Discussion in 'SP2' started by shinmo, Mar 4, 2015.

  1. shinmo

    shinmo Member

    Chapter 5, Page 3
    “Deductions include: … the cost of providing all benefits in excess of asset share, on a smoothed rather than current cost basis.”
     What do smoothed basis and current cost basis mean here?

    Chapter 6, Page 13
    “Policy can be described as having a readily identifiable current benefit”
     What does this phrase mean here?
    “Unitised with profits contracts”
     What does it mean? Is it where premium and benefits are stated in terms of units, rather than monetary terms?

    Chapter 6, Page 16
    “Premiums may be paid as single lump sum, recurring lump sum.”
     What does recurring lump sum and single lump sum mean?

    Chapter 6, Page 17
    “Charging structures may be a combination of Policy charge, …, charge for risk benefits.”
     How does policy charge differ from charge for risk benefits.

    Chapter 7, Page 8
    “Conversion to paid-up benefit is calculated on valuation basis.”
     Why?

    Chapter 7, Page 16
    What is the similarity between accumulating with-profits and contribution method dividends? What is the “current cash value” about?

    Thanks!
     
    Last edited by a moderator: Mar 4, 2015
  2. Muppet

    Muppet Member

    Current cost just means actual year by year cost. If looking at small groups of policies this might be volatile and so you might smooth the cost from year to year.

    Readily identifiable means you can see easily what the policy is worth today. Units isn't the key, if it was a monetary amount instead of a unit value you could still see it, if it was a UWP contract.

    Lump sum just means single premium

    A policy charge would usually be justified to pay for expenses of administering the policy. Charge for risk benefits is to cover life cover, say.

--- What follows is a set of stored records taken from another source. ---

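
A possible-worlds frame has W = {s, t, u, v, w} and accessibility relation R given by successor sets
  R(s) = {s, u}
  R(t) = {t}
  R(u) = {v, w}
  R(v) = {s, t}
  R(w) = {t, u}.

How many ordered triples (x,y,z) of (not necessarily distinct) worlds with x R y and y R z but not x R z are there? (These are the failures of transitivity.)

9

Enumerating: (s,u,v), (s,u,w), (u,v,s), (u,v,t), (u,w,t), (u,w,u), (v,s,u), (w,u,v), (w,u,w).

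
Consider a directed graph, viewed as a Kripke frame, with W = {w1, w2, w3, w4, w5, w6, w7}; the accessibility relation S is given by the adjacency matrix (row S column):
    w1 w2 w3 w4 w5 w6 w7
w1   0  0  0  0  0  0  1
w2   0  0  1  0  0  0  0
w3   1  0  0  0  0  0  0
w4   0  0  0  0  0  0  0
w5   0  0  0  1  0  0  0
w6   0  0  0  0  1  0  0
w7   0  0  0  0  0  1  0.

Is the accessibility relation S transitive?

No

Transitive: no — w1 S w7 and w7 S w6, but not w1 S w6.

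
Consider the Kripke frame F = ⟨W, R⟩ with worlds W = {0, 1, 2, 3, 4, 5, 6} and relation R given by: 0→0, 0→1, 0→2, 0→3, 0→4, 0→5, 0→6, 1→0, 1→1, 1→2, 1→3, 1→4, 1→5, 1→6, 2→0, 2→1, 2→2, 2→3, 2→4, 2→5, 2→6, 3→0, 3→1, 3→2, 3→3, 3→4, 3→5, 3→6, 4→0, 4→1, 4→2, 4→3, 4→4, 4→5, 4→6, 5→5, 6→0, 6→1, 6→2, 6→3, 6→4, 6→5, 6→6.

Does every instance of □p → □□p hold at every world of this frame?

Yes

By correspondence theory, 4 is valid on a frame iff R is transitive.
Transitive: yes — every two-step R-path is closed by a direct edge.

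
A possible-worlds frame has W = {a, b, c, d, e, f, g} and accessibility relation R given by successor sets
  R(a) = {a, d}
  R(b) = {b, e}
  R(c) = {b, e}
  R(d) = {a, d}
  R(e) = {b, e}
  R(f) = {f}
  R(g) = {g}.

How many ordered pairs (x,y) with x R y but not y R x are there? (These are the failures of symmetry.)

2

Enumerating: (c,b), (c,e).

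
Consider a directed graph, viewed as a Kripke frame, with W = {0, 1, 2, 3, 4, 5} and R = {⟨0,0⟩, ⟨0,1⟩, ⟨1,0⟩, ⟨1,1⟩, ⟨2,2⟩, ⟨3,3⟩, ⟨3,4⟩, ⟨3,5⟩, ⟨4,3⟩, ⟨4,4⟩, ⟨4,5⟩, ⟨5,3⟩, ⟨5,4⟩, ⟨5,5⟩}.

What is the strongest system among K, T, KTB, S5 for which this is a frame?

S5

Reflexive (axiom T): yes — every world is R-related to itself.
Symmetric (axiom B): yes — every pair in R has its reverse in R.
Euclidean (axiom 5): yes — any two successors of a common world are R-related.
So F validates K, T, KTB, S5. The strongest is S5.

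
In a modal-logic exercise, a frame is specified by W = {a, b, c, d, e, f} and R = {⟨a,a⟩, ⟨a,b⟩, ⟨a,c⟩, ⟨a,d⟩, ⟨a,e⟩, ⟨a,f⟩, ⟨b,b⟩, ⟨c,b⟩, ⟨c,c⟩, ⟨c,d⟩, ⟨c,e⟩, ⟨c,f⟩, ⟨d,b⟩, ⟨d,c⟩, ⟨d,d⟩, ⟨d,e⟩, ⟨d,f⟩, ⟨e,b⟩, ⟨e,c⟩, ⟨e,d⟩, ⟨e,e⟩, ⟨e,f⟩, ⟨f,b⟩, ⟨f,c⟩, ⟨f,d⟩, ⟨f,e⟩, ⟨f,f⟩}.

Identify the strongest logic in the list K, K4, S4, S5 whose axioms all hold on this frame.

S4

Transitive (axiom 4): yes — every two-step R-path is closed by a direct edge.
Reflexive (axiom T): yes — every world is R-related to itself.
Euclidean (axiom 5): no — a R b and a R c, but not b R c.
So F validates K, K4, S4; S5 would additionally require R to be Euclidean. The strongest is S4.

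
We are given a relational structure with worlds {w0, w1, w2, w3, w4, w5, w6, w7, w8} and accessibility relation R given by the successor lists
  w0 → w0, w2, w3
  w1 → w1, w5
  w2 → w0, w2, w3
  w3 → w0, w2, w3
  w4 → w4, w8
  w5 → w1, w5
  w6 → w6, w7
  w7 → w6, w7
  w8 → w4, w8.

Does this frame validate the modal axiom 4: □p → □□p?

Axiom 4 corresponds to the accessibility relation being transitive.
Transitive: yes — every two-step R-path is closed by a direct edge.

Yes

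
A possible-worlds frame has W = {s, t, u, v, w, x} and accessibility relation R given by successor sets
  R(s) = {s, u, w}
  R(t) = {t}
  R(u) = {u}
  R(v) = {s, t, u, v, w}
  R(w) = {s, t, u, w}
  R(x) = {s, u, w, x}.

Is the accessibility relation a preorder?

Reflexive: yes — every world is R-related to itself.
Transitive: no — s R w and w R t, but not s R t.
So R is not a preorder.

No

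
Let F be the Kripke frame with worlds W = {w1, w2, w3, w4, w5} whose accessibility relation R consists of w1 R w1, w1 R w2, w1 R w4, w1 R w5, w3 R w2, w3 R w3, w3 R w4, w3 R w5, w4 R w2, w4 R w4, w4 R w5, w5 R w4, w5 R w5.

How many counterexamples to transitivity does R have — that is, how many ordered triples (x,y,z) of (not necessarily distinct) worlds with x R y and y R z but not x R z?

Enumerating: (w5,w4,w2).

1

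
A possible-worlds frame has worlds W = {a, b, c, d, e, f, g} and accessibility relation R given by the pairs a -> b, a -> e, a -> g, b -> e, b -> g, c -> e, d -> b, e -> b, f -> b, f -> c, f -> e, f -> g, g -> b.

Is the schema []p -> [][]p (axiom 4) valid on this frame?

No

The schema 4 characterises exactly the transitive frames.
Transitive: no — c R e and e R b, but not c R b.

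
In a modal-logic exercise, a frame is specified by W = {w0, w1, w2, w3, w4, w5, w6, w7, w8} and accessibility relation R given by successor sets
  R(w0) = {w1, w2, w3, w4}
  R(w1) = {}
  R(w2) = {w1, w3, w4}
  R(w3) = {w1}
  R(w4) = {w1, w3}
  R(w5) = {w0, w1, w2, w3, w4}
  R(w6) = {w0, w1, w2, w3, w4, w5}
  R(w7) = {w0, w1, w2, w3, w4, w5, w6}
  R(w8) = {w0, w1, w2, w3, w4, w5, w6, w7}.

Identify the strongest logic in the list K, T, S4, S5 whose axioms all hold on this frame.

K

Reflexive (axiom T): no — w0 is not related to itself.
Transitive (axiom 4): yes — every two-step R-path is closed by a direct edge.
Euclidean (axiom 5): no — w0 R w1 and w0 R w2, but not w1 R w2.
So F validates K; T would additionally require R to be reflexive. The strongest is K.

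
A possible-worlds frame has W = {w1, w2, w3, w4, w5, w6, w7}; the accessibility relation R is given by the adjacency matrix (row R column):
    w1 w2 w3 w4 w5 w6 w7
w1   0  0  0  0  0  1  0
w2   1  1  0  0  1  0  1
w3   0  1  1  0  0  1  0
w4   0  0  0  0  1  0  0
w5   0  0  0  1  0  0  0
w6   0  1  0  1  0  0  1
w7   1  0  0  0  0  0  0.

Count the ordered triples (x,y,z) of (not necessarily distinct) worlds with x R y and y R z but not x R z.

17

Enumerating: (w1,w6,w2), (w1,w6,w4), (w1,w6,w7), (w2,w1,w6), (w2,w5,w4), (w3,w2,w1), (w3,w2,w5), (w3,w2,w7), (w3,w6,w4), (w3,w6,w7), (w4,w5,w4), (w5,w4,w5), (w6,w2,w1), (w6,w2,w5), (w6,w4,w5), (w6,w7,w1), (w7,w1,w6).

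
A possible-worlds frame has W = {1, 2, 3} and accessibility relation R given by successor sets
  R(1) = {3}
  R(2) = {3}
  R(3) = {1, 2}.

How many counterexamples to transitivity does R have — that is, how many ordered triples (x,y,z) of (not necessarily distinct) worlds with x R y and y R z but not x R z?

Enumerating: (1,3,1), (1,3,2), (2,3,1), (2,3,2), (3,1,3), (3,2,3).

6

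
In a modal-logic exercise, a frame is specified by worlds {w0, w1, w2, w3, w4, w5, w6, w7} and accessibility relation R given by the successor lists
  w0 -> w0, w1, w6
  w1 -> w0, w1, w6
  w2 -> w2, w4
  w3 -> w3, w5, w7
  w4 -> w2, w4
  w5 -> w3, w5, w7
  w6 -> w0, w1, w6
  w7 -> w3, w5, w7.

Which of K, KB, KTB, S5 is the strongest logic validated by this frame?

Symmetric (axiom B): yes — every pair in R has its reverse in R.
Reflexive (axiom T): yes — every world is R-related to itself.
Euclidean (axiom 5): yes — any two successors of a common world are R-related.
So F validates K, KB, KTB, S5. The strongest is S5.

S5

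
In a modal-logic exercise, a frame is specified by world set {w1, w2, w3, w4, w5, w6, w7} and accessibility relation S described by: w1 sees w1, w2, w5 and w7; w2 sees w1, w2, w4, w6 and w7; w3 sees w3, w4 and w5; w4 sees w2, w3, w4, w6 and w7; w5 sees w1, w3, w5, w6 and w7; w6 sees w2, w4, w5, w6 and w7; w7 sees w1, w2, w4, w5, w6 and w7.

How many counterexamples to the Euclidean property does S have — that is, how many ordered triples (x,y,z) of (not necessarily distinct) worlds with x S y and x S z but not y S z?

Enumerating: (w1,w2,w5), (w1,w5,w2), (w2,w1,w4), (w2,w1,w6), (w2,w4,w1), (w2,w6,w1), (w3,w4,w5), (w3,w5,w4), (w4,w2,w3), (w4,w3,w2), (w4,w3,w6), (w4,w3,w7), … and 22 more.
Total: 34.

34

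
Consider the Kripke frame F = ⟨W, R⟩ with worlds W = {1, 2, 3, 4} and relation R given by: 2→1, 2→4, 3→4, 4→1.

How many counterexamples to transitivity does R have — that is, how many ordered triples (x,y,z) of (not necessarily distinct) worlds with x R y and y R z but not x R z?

1

Enumerating: (3,4,1).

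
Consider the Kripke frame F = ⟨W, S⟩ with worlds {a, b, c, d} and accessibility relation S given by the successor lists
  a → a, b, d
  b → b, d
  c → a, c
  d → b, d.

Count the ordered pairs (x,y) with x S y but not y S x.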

    Valuation basis: the sentence in brackets says why. It avoids a change in the reserve.

    Last point - both are looking at paying a bonus in present value terms. One in terms of cash, and one by increasing the current 'fund value'.
     
  3. shinmo

    shinmo Member

    CMP Chapter 6

    Thanks very much for the clarification!

    May I know what is the difference between single premium, recurrent single premium and regular premium?

    Thanks again!
     
  4. Muppet

    Muppet Member

    SP = one-foff premium
    RP = regular contractual premiums (eg annually)

    Recurrent SP: repeated single premiums, but probably not contractual, so more flexible than RP. Might be a yearly renewable contract.